Book Launch: Harold Offeh – Mmm gotta try a little harder it could be sweet - Camden Art Centre

Harold Offeh and collaborators share how they brought together two decades of art making.

Join us for the book launch of and conversation around Mmm gotta try a little harder it could be sweet, a new publication documenting two decades of artist Harold Offeh’s video, performance and collaborative projects.

Hear Harold Offeh and the book’s co-designer Jak Skot in conversation and responding to a series of unrehearsed questions prepared by the book’s other co-designer Alex Farrar, revealed on screen in real time. These questions will be accompanied by a slideshow of images of the publication and the ongoing exhibition of the same name taking place at Kettle’s Yard, Cambridge – Offeh’s first major institutional solo show in the UK.

The event invites audiences into the processes behind the project, including the reshooting of the artist’s earlier works, the recurring phonetic gesture “mmm” and the typographic and material choices that connect the book and the exhibition as intertwined works.

Copies of the book

Signed copies of Mmm, Gotta Try a Little Harder, It Could Be Sweet will be available to purchase during the evening, with a special 10% event discount. All profits support the work of Camden Art Centre.

About the book

Mmm, Gotta Try a Little Harder, It Could Be Sweet documents two decades of video, performance and collaborative projects by Harold Offeh. This new monograph is published to accompany the exhibition of the same name at Kettle’s Yard in November 2025, the first institutonal solo exhibition of the artist’s work in the UK.

Offeh’s art interrogates our acceptance of social, political and racial models in society, often drawing inspiration from mainstream music, film and media. The title of the exhibition is taken from lyric by the British band Portishead and corresponds to three thematic sections of the exhibition: Mmm, a new multi-channel sound installation, Gotta Try a Little Harder considers Offeh’s use of performance as an investigative tool and It Could Be Sweet looks at the artists participatory and collaborative works on themes of desire, utopianism, queer identity and acts of resistance.

With preface by Lubaina Himid and new essays by Sepake Angiama, David.

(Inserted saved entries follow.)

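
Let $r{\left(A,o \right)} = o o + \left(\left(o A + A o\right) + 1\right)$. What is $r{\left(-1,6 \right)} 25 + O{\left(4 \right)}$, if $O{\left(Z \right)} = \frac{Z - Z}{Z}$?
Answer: $625$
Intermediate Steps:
$r{\left(A,o \right)} = 1 + o^{2} + 2 A o$ ($r{\left(A,o \right)} = o^{2} + \left(\left(A o + A o\right) + 1\right) = o^{2} + \left(2 A o + 1\right) = o^{2} + \left(1 + 2 A o\right) = 1 + o^{2} + 2 A o$)
$O{\left(Z \right)} = 0$ ($O{\left(Z \right)} = \frac{0}{Z} = 0$)
$r{\left(-1,6 \right)} 25 + O{\left(4 \right)} = \left(1 + 6^{2} + 2 \left(-1\right) 6\right) 25 + 0 = \left(1 + 36 - 12\right) 25 + 0 = 25 \cdot 25 + 0 = 625 + 0 = 625$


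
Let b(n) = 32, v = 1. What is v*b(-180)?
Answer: 32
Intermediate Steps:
v*b(-180) = 1*32 = 32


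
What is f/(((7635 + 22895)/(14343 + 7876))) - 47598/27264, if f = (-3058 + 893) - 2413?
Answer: -3256700219/976960 ≈ -3333.5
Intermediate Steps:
f = -4578 (f = -2165 - 2413 = -4578)
f/(((7635 + 22895)/(14343 + 7876))) - 47598/27264 = -4578*(14343 + 7876)/(7635 + 22895) - 47598/27264 = -4578/(30530/22219) - 47598*1/27264 = -4578/(30530*(1/22219)) - 7933/4544 = -4578/30530/22219 - 7933/4544 = -4578*22219/30530 - 7933/4544 = -50859291/15265 - 7933/4544 = -3256700219/976960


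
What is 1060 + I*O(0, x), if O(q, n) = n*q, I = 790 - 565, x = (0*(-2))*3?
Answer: 1060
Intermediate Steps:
x = 0 (x = 0*3 = 0)
I = 225
1060 + I*O(0, x) = 1060 + 225*(0*0) = 1060 + 225*0 = 1060 + 0 = 1060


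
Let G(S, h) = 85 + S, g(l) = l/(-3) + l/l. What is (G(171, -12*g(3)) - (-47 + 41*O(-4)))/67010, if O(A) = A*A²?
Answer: 2927/67010 ≈ 0.043680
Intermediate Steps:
g(l) = 1 - l/3 (g(l) = l*(-⅓) + 1 = -l/3 + 1 = 1 - l/3)
O(A) = A³
(G(171, -12*g(3)) - (-47 + 41*O(-4)))/67010 = ((85 + 171) - (-47 + 41*(-4)³))/67010 = (256 - (-47 + 41*(-64)))*(1/67010) = (256 - (-47 - 2624))*(1/67010) = (256 - 1*(-2671))*(1/67010) = (256 + 2671)*(1/67010) = 2927*(1/67010) = 2927/67010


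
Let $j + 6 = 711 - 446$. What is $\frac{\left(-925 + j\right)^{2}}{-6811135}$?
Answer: $- \frac{443556}{6811135} \approx -0.065122$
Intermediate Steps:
$j = 259$ ($j = -6 + \left(711 - 446\right) = -6 + 265 = 259$)
$\frac{\left(-925 + j\right)^{2}}{-6811135} = \frac{\left(-925 + 259\right)^{2}}{-6811135} = \left(-666\right)^{2} \left(- \frac{1}{6811135}\right) = 443556 \left(- \frac{1}{6811135}\right) = - \frac{443556}{6811135}$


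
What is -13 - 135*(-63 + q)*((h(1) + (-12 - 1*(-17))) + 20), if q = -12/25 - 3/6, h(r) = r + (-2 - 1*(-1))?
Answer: 431839/2 ≈ 2.1592e+5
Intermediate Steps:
h(r) = -1 + r (h(r) = r + (-2 + 1) = r - 1 = -1 + r)
q = -49/50 (q = -12*1/25 - 3*⅙ = -12/25 - ½ = -49/50 ≈ -0.98000)
-13 - 135*(-63 + q)*((h(1) + (-12 - 1*(-17))) + 20) = -13 - 135*(-63 - 49/50)*(((-1 + 1) + (-12 - 1*(-17))) + 20) = -13 - (-86373)*((0 + (-12 + 17)) + 20)/10 = -13 - (-86373)*((0 + 5) + 20)/10 = -13 - (-86373)*(5 + 20)/10 = -13 - (-86373)*25/10 = -13 - 135*(-3199/2) = -13 + 431865/2 = 431839/2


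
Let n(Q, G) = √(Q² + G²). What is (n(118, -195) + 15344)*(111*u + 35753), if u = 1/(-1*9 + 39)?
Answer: 2743254024/5 + 357567*√51949/10 ≈ 5.5680e+8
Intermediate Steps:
u = 1/30 (u = 1/(-9 + 39) = 1/30 ≈ 0.033333)
n(Q, G) = √(G² + Q²)
(n(118, -195) + 15344)*(111*u + 35753) = (√((-195)² + 118²) + 15344)*(111*(1/30) + 35753) = (√(38025 + 13924) + 15344)*(37/10 + 35753) = (√51949 + 15344)*(357567/10) = (15344 + √51949)*(357567/10) = 2743254024/5 + 357567*√51949/10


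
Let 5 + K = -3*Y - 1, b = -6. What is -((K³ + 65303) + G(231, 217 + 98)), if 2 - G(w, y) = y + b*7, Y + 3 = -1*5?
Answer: -70864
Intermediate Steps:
Y = -8 (Y = -3 - 1*5 = -3 - 5 = -8)
K = 18 (K = -5 + (-3*(-8) - 1) = -5 + (24 - 1) = -5 + 23 = 18)
G(w, y) = 44 - y (G(w, y) = 2 - (y - 6*7) = 2 - (y - 42) = 2 - (-42 + y) = 2 + (42 - y) = 44 - y)
-((K³ + 65303) + G(231, 217 + 98)) = -((18³ + 65303) + (44 - (217 + 98))) = -((5832 + 65303) + (44 - 1*315)) = -(71135 + (44 - 315)) = -(71135 - 271) = -1*70864 = -70864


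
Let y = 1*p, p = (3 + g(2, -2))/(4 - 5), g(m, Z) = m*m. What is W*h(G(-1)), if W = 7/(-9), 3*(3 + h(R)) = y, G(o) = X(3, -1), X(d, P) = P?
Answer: 112/27 ≈ 4.1481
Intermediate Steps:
g(m, Z) = m²
p = -7 (p = (3 + 2²)/(4 - 5) = (3 + 4)/(-1) = 7*(-1) = -7)
G(o) = -1
y = -7 (y = 1*(-7) = -7)
h(R) = -16/3 (h(R) = -3 + (⅓)*(-7) = -3 - 7/3 = -16/3)
W = -7/9 (W = 7*(-⅑) = -7/9 ≈ -0.77778)
W*h(G(-1)) = -7/9*(-16/3) = 112/27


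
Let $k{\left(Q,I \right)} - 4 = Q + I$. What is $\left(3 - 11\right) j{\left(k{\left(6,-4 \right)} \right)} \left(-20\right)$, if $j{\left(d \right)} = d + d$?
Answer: $1920$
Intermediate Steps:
$k{\left(Q,I \right)} = 4 + I + Q$ ($k{\left(Q,I \right)} = 4 + \left(Q + I\right) = 4 + \left(I + Q\right) = 4 + I + Q$)
$j{\left(d \right)} = 2 d$
$\left(3 - 11\right) j{\left(k{\left(6,-4 \right)} \right)} \left(-20\right) = \left(3 - 11\right) 2 \left(4 - 4 + 6\right) \left(-20\right) = \left(3 - 11\right) 2 \cdot 6 \left(-20\right) = \left(-8\right) 12 \left(-20\right) = \left(-96\right) \left(-20\right) = 1920$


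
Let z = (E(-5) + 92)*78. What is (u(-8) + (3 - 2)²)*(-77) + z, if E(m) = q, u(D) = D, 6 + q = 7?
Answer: 7793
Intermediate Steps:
q = 1 (q = -6 + 7 = 1)
E(m) = 1
z = 7254 (z = (1 + 92)*78 = 93*78 = 7254)
(u(-8) + (3 - 2)²)*(-77) + z = (-8 + (3 - 2)²)*(-77) + 7254 = (-8 + 1²)*(-77) + 7254 = (-8 + 1)*(-77) + 7254 = -7*(-77) + 7254 = 539 + 7254 = 7793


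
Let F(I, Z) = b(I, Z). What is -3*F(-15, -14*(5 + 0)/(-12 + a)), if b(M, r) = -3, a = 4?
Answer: 9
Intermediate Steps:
F(I, Z) = -3
-3*F(-15, -14*(5 + 0)/(-12 + a)) = -3*(-3) = 9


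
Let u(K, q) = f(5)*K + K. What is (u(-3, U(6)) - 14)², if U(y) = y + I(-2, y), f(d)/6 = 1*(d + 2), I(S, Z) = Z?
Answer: 20449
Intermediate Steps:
f(d) = 12 + 6*d (f(d) = 6*(1*(d + 2)) = 6*(1*(2 + d)) = 6*(2 + d) = 12 + 6*d)
U(y) = 2*y (U(y) = y + y = 2*y)
u(K, q) = 43*K (u(K, q) = (12 + 6*5)*K + K = (12 + 30)*K + K = 42*K + K = 43*K)
(u(-3, U(6)) - 14)² = (43*(-3) - 14)² = (-129 - 14)² = (-143)² = 20449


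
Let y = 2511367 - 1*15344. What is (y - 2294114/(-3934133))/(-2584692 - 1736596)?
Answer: -9819688747173/17000521723304 ≈ -0.57761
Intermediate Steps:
y = 2496023 (y = 2511367 - 15344 = 2496023)
(y - 2294114/(-3934133))/(-2584692 - 1736596) = (2496023 - 2294114/(-3934133))/(-2584692 - 1736596) = (2496023 - 2294114*(-1/3934133))/(-4321288) = (2496023 + 2294114/3934133)*(-1/4321288) = (9819688747173/3934133)*(-1/4321288) = -9819688747173/17000521723304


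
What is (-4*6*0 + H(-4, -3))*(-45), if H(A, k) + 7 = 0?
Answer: 315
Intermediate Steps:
H(A, k) = -7 (H(A, k) = -7 + 0 = -7)
(-4*6*0 + H(-4, -3))*(-45) = (-4*6*0 - 7)*(-45) = (-24*0 - 7)*(-45) = (0 - 7)*(-45) = -7*(-45) = 315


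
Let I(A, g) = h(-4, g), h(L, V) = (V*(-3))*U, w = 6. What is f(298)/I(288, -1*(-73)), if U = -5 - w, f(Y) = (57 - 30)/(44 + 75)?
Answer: 9/95557 ≈ 9.4185e-5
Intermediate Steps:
f(Y) = 27/119
U = -11 (U = -5 - 1*6 = -5 - 6 = -11)
h(L, V) = 33*V (h(L, V) = (V*(-3))*(-11) = -3*V*(-11) = 33*V)
I(A, g) = 33*g
f(298)/I(288, -1*(-73)) = 27/(119*((33*(-1*(-73))))) = 27/(119*((33*73))) = (27/119)/2409 = (27/119)*(1/2409) = 9/95557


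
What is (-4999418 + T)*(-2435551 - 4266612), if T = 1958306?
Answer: 20382028325256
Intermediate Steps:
(-4999418 + T)*(-2435551 - 4266612) = (-4999418 + 1958306)*(-2435551 - 4266612) = -3041112*(-6702163) = 20382028325256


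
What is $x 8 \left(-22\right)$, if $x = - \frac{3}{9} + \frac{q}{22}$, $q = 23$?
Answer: $- \frac{376}{3} \approx -125.33$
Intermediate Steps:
$x = \frac{47}{66}$ ($x = - \frac{3}{9} + \frac{23}{22} = \left(-3\right) \frac{1}{9} + 23 \cdot \frac{1}{22} = - \frac{1}{3} + \frac{23}{22} = \frac{47}{66} \approx 0.71212$)
$x 8 \left(-22\right) = \frac{47}{66} \cdot 8 \left(-22\right) = \frac{188}{33} \left(-22\right) = - \frac{376}{3}$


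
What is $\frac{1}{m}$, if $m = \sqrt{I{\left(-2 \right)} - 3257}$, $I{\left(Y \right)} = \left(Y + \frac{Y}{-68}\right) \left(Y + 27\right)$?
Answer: $- \frac{i \sqrt{3822042}}{112413} \approx - 0.017391 i$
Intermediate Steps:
$I{\left(Y \right)} = \frac{67 Y \left(27 + Y\right)}{68}$ ($I{\left(Y \right)} = \left(Y + Y \left(- \frac{1}{68}\right)\right) \left(27 + Y\right) = \left(Y - \frac{Y}{68}\right) \left(27 + Y\right) = \frac{67 Y}{68} \left(27 + Y\right) = \frac{67 Y \left(27 + Y\right)}{68}$)
$m = \frac{i \sqrt{3822042}}{34}$ ($m = \sqrt{\frac{67}{68} \left(-2\right) \left(27 - 2\right) - 3257} = \sqrt{\frac{67}{68} \left(-2\right) 25 - 3257} = \sqrt{- \frac{1675}{34} - 3257} = \sqrt{- \frac{112413}{34}} = \frac{i \sqrt{3822042}}{34} \approx 57.5 i$)
$\frac{1}{m} = \frac{1}{\frac{1}{34} i \sqrt{3822042}} = - \frac{i \sqrt{3822042}}{112413}$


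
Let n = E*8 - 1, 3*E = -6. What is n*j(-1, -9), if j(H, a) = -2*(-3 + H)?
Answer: -136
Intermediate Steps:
E = -2 (E = (⅓)*(-6) = -2)
j(H, a) = 6 - 2*H
n = -17 (n = -2*8 - 1 = -16 - 1 = -17)
n*j(-1, -9) = -17*(6 - 2*(-1)) = -17*(6 + 2) = -17*8 = -136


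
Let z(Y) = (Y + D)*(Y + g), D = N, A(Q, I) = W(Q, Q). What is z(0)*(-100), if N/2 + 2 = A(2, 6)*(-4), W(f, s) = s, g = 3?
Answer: 6000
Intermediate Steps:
A(Q, I) = Q
N = -20 (N = -4 + 2*(2*(-4)) = -4 + 2*(-8) = -4 - 16 = -20)
D = -20
z(Y) = (-20 + Y)*(3 + Y) (z(Y) = (Y - 20)*(Y + 3) = (-20 + Y)*(3 + Y))
z(0)*(-100) = (-60 + 0**2 - 17*0)*(-100) = (-60 + 0 + 0)*(-100) = -60*(-100) = 6000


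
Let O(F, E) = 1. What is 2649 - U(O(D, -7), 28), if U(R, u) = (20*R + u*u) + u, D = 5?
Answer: 1817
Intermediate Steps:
U(R, u) = u + u**2 + 20*R (U(R, u) = (20*R + u**2) + u = (u**2 + 20*R) + u = u + u**2 + 20*R)
2649 - U(O(D, -7), 28) = 2649 - (28 + 28**2 + 20*1) = 2649 - (28 + 784 + 20) = 2649 - 1*832 = 2649 - 832 = 1817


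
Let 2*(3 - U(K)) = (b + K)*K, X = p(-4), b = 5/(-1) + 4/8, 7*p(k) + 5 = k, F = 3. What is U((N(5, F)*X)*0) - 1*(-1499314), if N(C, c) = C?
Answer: 1499317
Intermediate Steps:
p(k) = -5/7 + k/7
b = -9/2 (b = 5*(-1) + 4*(⅛) = -5 + ½ = -9/2 ≈ -4.5000)
X = -9/7 (X = -5/7 + (⅐)*(-4) = -5/7 - 4/7 = -9/7 ≈ -1.2857)
U(K) = 3 - K*(-9/2 + K)/2 (U(K) = 3 - (-9/2 + K)*K/2 = 3 - K*(-9/2 + K)/2)
U((N(5, F)*X)*0) - 1*(-1499314) = (3 - ((5*(-9/7))*0)²/2 + 9*((5*(-9/7))*0)/4) - 1*(-1499314) = (3 - (-45/7*0)²/2 + 9*(-45/7*0)/4) + 1499314 = (3 - ½*0² + (9/4)*0) + 1499314 = (3 - ½*0 + 0) + 1499314 = (3 + 0 + 0) + 1499314 = 3 + 1499314 = 1499317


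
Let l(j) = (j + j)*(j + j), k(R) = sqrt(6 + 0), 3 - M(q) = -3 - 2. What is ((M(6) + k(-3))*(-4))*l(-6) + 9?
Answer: -4599 - 576*sqrt(6) ≈ -6009.9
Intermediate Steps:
M(q) = 8 (M(q) = 3 - (-3 - 2) = 3 - 1*(-5) = 3 + 5 = 8)
k(R) = sqrt(6)
l(j) = 4*j**2 (l(j) = (2*j)*(2*j) = 4*j**2)
((M(6) + k(-3))*(-4))*l(-6) + 9 = ((8 + sqrt(6))*(-4))*(4*(-6)**2) + 9 = (-32 - 4*sqrt(6))*(4*36) + 9 = (-32 - 4*sqrt(6))*144 + 9 = (-4608 - 576*sqrt(6)) + 9 = -4599 - 576*sqrt(6)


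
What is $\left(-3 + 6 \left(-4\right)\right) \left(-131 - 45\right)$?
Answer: $4752$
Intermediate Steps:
$\left(-3 + 6 \left(-4\right)\right) \left(-131 - 45\right) = \left(-3 - 24\right) \left(-131 - 45\right) = \left(-27\right) \left(-176\right) = 4752$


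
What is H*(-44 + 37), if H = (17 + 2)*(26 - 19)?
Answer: -931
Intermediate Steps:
H = 133 (H = 19*7 = 133)
H*(-44 + 37) = 133*(-44 + 37) = 133*(-7) = -931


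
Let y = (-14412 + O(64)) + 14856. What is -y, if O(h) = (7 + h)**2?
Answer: -5485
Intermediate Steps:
y = 5485 (y = (-14412 + (7 + 64)**2) + 14856 = (-14412 + 71**2) + 14856 = (-14412 + 5041) + 14856 = -9371 + 14856 = 5485)
-y = -1*5485 = -5485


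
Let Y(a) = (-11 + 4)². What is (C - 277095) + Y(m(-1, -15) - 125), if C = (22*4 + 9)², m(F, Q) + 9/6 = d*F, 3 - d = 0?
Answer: -267637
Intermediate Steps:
d = 3 (d = 3 - 1*0 = 3 + 0 = 3)
m(F, Q) = -3/2 + 3*F
C = 9409 (C = (88 + 9)² = 97² = 9409)
Y(a) = 49 (Y(a) = (-7)² = 49)
(C - 277095) + Y(m(-1, -15) - 125) = (9409 - 277095) + 49 = -267686 + 49 = -267637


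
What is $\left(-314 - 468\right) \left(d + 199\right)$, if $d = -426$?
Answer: $177514$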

A. Bailey, Anna Khimasia and Harold Offeh.

The Artist

The Artist

Harold Offeh is an artist working in a range of media including performance, video, photography, learning and social arts practice. Offeh is interested in the space created by the inhabiting or embodying of histories. He employs humour as a means to confront the viewer with historical narratives and contemporary culture. He has exhibited widely in the UK and internationally including Tate Britain and Tate Modern, South London Gallery, Turf Projects, London, Kettle’s Yard, Cambridge, Wysing Art Centre, Studio Museum Harlem, New York, MAC VAL, France, Kunsthal Charlottenborg, Denmark and Art Tower Mito,

He studied Critical Fine Art Practice at The University of Brighton, MA Fine Art Photography at the Royal College of Art and recently completed a PhD by practice exploring the activation of Black Album covers through durational performance. He lives in Cambridge and works in London, UK. He previously held the role of Reader in Fine Art at Leeds Beckett University and was a visiting tutor at Goldsmiths College and The Slade School of Art, UCL, London. He is currently a tutor in MA Contemporary Art Practice at the Royal College of Art.